The ingestion path is horizontally scalable: events are accepted by stateless HTTP ingestion nodes and written to a Kafka topic partitioned by metric_name. Aggregation workers consume from Kafka, one worker per partition, maintaining per-partition window state in Redis. Adding Kafka partitions and aggregation workers scales ingestion throughput linearly.
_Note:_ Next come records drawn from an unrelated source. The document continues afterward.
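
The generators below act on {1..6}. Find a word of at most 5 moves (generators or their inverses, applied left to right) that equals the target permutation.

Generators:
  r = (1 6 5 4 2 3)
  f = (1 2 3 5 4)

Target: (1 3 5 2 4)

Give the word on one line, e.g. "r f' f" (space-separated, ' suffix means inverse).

r' f r' r' r'

  after r': (1 3 2 4 5 6)
  after f: (1 5 6 2)
  after r': (1 6 4 5)(2 3)
  after r': (3 4 6 5)
  after r': (1 3 5 2 4)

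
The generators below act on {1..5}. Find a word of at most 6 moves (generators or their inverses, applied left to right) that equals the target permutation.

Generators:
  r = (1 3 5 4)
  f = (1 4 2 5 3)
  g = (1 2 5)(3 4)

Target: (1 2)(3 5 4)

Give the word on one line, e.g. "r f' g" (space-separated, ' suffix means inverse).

f r g r'

  after f: (1 4 2 5 3)
  after r: (2 4)
  after g: (1 2 3 4 5)
  after r': (1 2)(3 5 4)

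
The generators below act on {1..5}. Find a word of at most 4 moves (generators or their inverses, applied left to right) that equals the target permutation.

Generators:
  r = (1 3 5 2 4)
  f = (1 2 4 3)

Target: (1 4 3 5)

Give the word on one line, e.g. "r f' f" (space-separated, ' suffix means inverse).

r f f f

  after r: (1 3 5 2 4)
  after f: (2 3 5 4)
  after f: (1 2)(3 5)
  after f: (1 4 3 5)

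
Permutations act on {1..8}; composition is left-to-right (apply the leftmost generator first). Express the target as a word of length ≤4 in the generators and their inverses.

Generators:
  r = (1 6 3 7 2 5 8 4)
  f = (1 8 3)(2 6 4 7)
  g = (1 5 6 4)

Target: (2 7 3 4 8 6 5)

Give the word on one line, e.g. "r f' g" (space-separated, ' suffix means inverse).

  after r': (1 4 8 5 2 7 3 6)
  after g: (2 7 3 4 8 6 5)

r' g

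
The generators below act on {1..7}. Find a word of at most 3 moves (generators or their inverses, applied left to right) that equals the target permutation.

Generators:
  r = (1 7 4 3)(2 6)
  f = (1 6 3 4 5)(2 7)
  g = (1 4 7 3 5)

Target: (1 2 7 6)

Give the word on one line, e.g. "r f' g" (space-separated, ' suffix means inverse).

  after f: (1 6 3 4 5)(2 7)
  after g': (1 6 7 2 4 3)
  after r': (1 2 7 6)

f g' r'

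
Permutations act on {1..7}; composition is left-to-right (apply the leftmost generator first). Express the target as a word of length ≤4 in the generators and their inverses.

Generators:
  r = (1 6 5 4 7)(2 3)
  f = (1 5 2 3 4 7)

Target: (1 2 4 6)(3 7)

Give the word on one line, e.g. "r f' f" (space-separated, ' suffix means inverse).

f' f' f' r'

  after f': (1 7 4 3 2 5)
  after f': (1 4 2)(3 5 7)
  after f': (1 3)(2 7)(4 5)
  after r': (1 2 4 6)(3 7)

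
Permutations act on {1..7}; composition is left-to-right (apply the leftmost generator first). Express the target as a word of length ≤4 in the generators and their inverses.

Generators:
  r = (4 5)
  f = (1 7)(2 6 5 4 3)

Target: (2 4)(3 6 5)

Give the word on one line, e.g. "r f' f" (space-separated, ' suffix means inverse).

f f r

  after f: (1 7)(2 6 5 4 3)
  after f: (2 5 3 6 4)
  after r: (2 4)(3 6 5)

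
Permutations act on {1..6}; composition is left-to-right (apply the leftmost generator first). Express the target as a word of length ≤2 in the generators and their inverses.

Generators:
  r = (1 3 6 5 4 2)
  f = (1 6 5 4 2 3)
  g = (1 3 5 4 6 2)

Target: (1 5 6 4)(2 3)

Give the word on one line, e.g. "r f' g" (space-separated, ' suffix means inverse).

r g

  after r: (1 3 6 5 4 2)
  after g: (1 5 6 4)(2 3)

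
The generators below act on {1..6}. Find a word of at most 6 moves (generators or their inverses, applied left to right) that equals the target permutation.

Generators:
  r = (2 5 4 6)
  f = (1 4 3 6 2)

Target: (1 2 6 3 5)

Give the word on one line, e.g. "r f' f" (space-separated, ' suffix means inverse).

f' f' r f' r

  after f': (1 2 6 3 4)
  after f': (1 6 4 2 3)
  after r: (1 2 3)(4 5)
  after f': (1 6 3 2 4 5)
  after r: (1 2 6 3 5)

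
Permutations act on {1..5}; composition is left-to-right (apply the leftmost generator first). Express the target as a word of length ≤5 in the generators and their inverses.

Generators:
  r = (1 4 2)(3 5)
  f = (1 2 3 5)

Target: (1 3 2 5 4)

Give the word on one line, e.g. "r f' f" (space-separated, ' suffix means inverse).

  after f': (1 5 3 2)
  after r': (1 3 4)
  after f: (1 5)(2 3 4)
  after r: (1 3 2 5 4)

f' r' f r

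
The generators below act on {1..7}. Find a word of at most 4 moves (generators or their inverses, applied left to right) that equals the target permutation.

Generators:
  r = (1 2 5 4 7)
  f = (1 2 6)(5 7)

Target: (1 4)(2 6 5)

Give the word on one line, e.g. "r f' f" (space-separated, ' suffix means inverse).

f r r

  after f: (1 2 6)(5 7)
  after r: (1 5)(2 6)(4 7)
  after r: (1 4)(2 6 5)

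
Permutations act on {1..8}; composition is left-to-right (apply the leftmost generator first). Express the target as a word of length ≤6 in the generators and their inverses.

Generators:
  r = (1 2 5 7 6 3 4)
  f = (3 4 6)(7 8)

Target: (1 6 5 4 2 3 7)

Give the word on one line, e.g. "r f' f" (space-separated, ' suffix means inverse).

  after f': (3 6 4)(7 8)
  after f': (3 4 6)
  after r': (1 4 7 5 2)
  after r': (1 3 6 7 2 4 5)
  after r': (1 6 5 4 2 3 7)

f' f' r' r' r'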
WebSocket connections are stickied to individual server nodes by a layer-7 load balancer using the client ID cookie. Redis Pub/Sub ensures that metric updates are delivered to the correct node regardless of which aggregation worker computed them. For very large fan-outs (one metric subscribed to by thousands of dashboards), the Pub/Sub broadcast is augmented with a client-side subscription filter so each WebSocket node only delivers updates to clients with a matching widget.

API Design

POST /ingest — accept a batch of MetricEvent objects; acknowledge after writing to Kafka.
POST /dashboards — create a dashboard with an initial set of widget definitions.
PATCH /dashboards/{dashboard_id}/widgets — add, update, or remove widget configurations.
GET /dashboards/{dashboard_id}/widgets/{widget_id}/snapshot — return the current aggregated value on demand (for initial page load before WebSocket connects).
WS /stream/{dashboard_id} — WebSocket endpoint; server pushes metric update messages for all widgets on the dashboard at their configured refresh intervals.

Failure Modes

Redis unavailable: Aggregation falls back to in-memory state on the worker. State from other workers is not accessible, so aggregates may be incomplete. Alert and attempt Redis reconnection; do not serve stale values older than 2x the refresh interval.
WebSocket node crash: Clients reconnect via the load balancer to a surviving node. The node sends a snapshot of current values on connection establishment so clients see accurate data immediately rather than waiting for the next push cycle.
Kafka consumer lag: If aggregation workers fall behind, the sliding window state reflects a delayed view of reality. Expose consumer lag as a metric and alert when lag exceeds the shortest configured window duration, which would mean aggregates are based on incomplete data.

Observability

Track metric ingestion rate, Kafka consumer lag per partition, aggregation computation latency, WebSocket push latency, active connection count, and subscription fan-out ratio. Alert when end-to-end metric-to-client latency exceeds the SLA of 2 seconds across the 95th percentile of push events.